Over the past several decades, malaria diagnosis has changed very little. After taking a blood sample from a patient, a technician smears the blood across a glass slide, stains it with a special dye and looks under a microscope for the Plasmodium parasite, which causes the disease. This approach gives an accurate count of how many parasites are in the blood, but is not ideal because there is potential for human error.
A research team from the Singapore-MIT Alliance for Research and Technology (SMART) has now come up with a possible alternative. The researchers have devised a way to use magnetic resonance relaxometry (MRR), a close cousin of magnetic resonance imaging (MRI), to detect a parasitic waste product in the blood of infected patients. This technique could offer a more reliable way to detect malaria, says Jongyoon Han, a professor of electrical engineering and biological engineering at Massachusetts Institute of Technology (MIT).
“There is real potential to make this into a field-deployable system, especially since you don’t need any kind of labels or dye. It’s based on a naturally occurring biomarker that does not require any biochemical processing of samples” says Han, one of the senior authors of a paper describing the technique in Nature Medicine.
Peter Rainer Preiser of SMART and Nanyang Technical Univ. in Singapore is also a senior author. The paper’s lead author is Weng Kung Peng, a research scientist at SMART.
Hunting malaria with magnets
With the traditional blood-smear technique, a technician stains the blood with a reagent that dyes cell nuclei. Red blood cells don’t have nuclei, so any that show up are presumed to belong to parasite cells. However, the technology and expertise needed to identify the parasite are not always available in some of the regions most affected by malaria, and technicians don’t always agree in their interpretations of the smears, Han says.
“There’s a lot of human-to-human variation regarding what counts as infected red blood cells versus some dust particles stuck on the plate. It really takes a lot of practice,” he says.
The new SMART system detects a parasitic waste product called hemozoin. When the parasites infect red blood cells, they feed on the nutrient-rich hemoglobin carried by the cells. As hemoglobin breaks down, it releases iron, which can be toxic, so the parasite converts the iron into hemozoin—a weakly paramagnetic crystallite.
Those crystals interfere with the normal magnetic spins of hydrogen atoms. When exposed to a powerful magnetic field, hydrogen atoms align their spins in the same direction. When a second, smaller field perturbs the atoms, they should all change their spins in synchrony—but if another magnetic particle, such as hemozoin, is present, this synchrony is disrupted through a process called relaxation. The more magnetic particles are present, the more quickly the synchrony is disrupted.
“What we are trying to really measure is how the hydrogen’s nuclear magnetic resonance is affected by the proximity of other magnetic particles,” Han says.
For this study, the researchers used a 0.5-T magnet, much less expensive and powerful than the 2- or 3-T magnets typically required for MRI diagnostic imaging, which can cost up to $2 million. The current device prototype is small enough to sit on a table or laboratory bench, but the team is also working on a portable version that is about the size of a small electronic tablet.
After taking a blood sample and spinning it down to concentrate the red blood cells, the sample analysis takes less than a minute. Only about 10 uL of blood is required, which can be obtained with a finger prick, making the procedure minimally invasive and much easier for health care workers than drawing blood intravenously.

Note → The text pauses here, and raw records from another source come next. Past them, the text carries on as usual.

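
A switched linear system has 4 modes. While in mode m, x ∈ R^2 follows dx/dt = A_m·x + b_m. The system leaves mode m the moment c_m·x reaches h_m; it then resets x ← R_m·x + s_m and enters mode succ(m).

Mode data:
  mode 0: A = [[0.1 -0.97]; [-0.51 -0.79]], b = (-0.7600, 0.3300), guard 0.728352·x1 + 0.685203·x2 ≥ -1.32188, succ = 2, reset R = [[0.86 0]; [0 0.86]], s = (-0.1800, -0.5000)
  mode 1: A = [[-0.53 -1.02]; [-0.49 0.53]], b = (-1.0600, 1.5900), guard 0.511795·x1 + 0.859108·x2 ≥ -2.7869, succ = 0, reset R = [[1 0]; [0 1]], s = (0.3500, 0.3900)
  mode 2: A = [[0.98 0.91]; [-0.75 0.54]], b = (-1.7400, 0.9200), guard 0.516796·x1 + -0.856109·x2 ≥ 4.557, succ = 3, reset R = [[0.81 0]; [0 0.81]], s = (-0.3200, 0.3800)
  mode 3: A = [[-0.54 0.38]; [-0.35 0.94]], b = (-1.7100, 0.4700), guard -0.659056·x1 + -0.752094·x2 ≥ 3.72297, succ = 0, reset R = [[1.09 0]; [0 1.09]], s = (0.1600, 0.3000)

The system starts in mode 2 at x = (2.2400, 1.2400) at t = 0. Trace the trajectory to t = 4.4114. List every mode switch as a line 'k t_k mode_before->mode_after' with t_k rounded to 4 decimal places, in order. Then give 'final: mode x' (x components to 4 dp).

1 1.5382 2->3
2 2.9102 3->0
3 3.4053 0->2
final: 2 -6.0455 -2.3896

Mode 2: guard c·x = 4.5570 hit at Δt = 1.5382 (t = 1.5382), x⁻ = (6.0970, -1.6425) → reset → x⁺ = (4.6185, -0.9504), jump to mode 3
Mode 3: guard c·x = 3.7230 hit at Δt = 1.3720 (t = 2.9102), x⁻ = (-0.4797, -4.5298) → reset → x⁺ = (-0.3628, -4.6375), jump to mode 0
Mode 0: guard c·x = -1.3219 hit at Δt = 0.4951 (t = 3.4053), x⁻ = (1.1011, -3.0996) → reset → x⁺ = (0.7670, -3.1657), jump to mode 2
Mode 2: flow for 1.0061 to horizon, guard not reached → x = (-6.0455, -2.3896)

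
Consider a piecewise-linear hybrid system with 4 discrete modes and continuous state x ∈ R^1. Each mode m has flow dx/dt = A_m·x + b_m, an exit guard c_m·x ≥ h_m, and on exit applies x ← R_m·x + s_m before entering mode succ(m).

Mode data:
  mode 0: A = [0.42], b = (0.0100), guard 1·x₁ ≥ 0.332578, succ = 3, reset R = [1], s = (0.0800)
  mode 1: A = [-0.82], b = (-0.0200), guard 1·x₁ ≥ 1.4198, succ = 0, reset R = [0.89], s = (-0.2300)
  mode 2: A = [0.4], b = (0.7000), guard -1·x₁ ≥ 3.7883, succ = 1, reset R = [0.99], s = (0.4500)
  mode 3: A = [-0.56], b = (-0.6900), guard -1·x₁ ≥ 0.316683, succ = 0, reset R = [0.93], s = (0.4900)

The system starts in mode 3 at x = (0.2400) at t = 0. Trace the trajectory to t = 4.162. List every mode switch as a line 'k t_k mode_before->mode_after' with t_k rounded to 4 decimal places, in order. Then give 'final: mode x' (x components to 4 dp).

Mode 3: guard c·x = 0.3167 hit at Δt = 0.8483 (t = 0.8483), x⁻ = (-0.3167) → reset → x⁺ = (0.1955), jump to mode 0
Mode 0: guard c·x = 0.3326 hit at Δt = 1.1562 (t = 2.0045), x⁻ = (0.3326) → reset → x⁺ = (0.4126), jump to mode 3
Mode 3: guard c·x = 0.3167 hit at Δt = 1.0462 (t = 3.0507), x⁻ = (-0.3167) → reset → x⁺ = (0.1955), jump to mode 0
Mode 0: flow for 1.1113 to horizon, guard not reached → x = (0.3259)

1 0.8483 3->0
2 2.0045 0->3
3 3.0507 3->0
final: 0 0.3259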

“This system can be built at a very low cost, relative to the million-dollar MRI machines used in a hospital,” Peng says. “Furthermore, since this technique does not rely on expensive labeling with chemical reagents, we are able to get each diagnostic test done at a cost of less than 10 cents.”
Tracking infection
Hemozoin crystals are produced in all four stages of malaria infection, including the earliest stages, and are generated by all known species of the Plasmodium parasite. Also, the amount of hemozoin can reveal how severe the infection is, or whether it is responding to treatment. “There are a lot of scenarios where you want to see the number, rather than a yes or no answer,” Han says.
In this paper, the researchers showed that they could detect Plasmodium falciparum, the most dangerous form of the parasite, in blood cells grown in the laboratory. They also detected the parasite in red blood cells from mice infected with Plasmodium berghei.
The researchers are launching a company to make this technology available at an affordable price. The team is also running field tests in Southeast Asia and is exploring powering the device on solar energy, an important consideration for poor rural areas.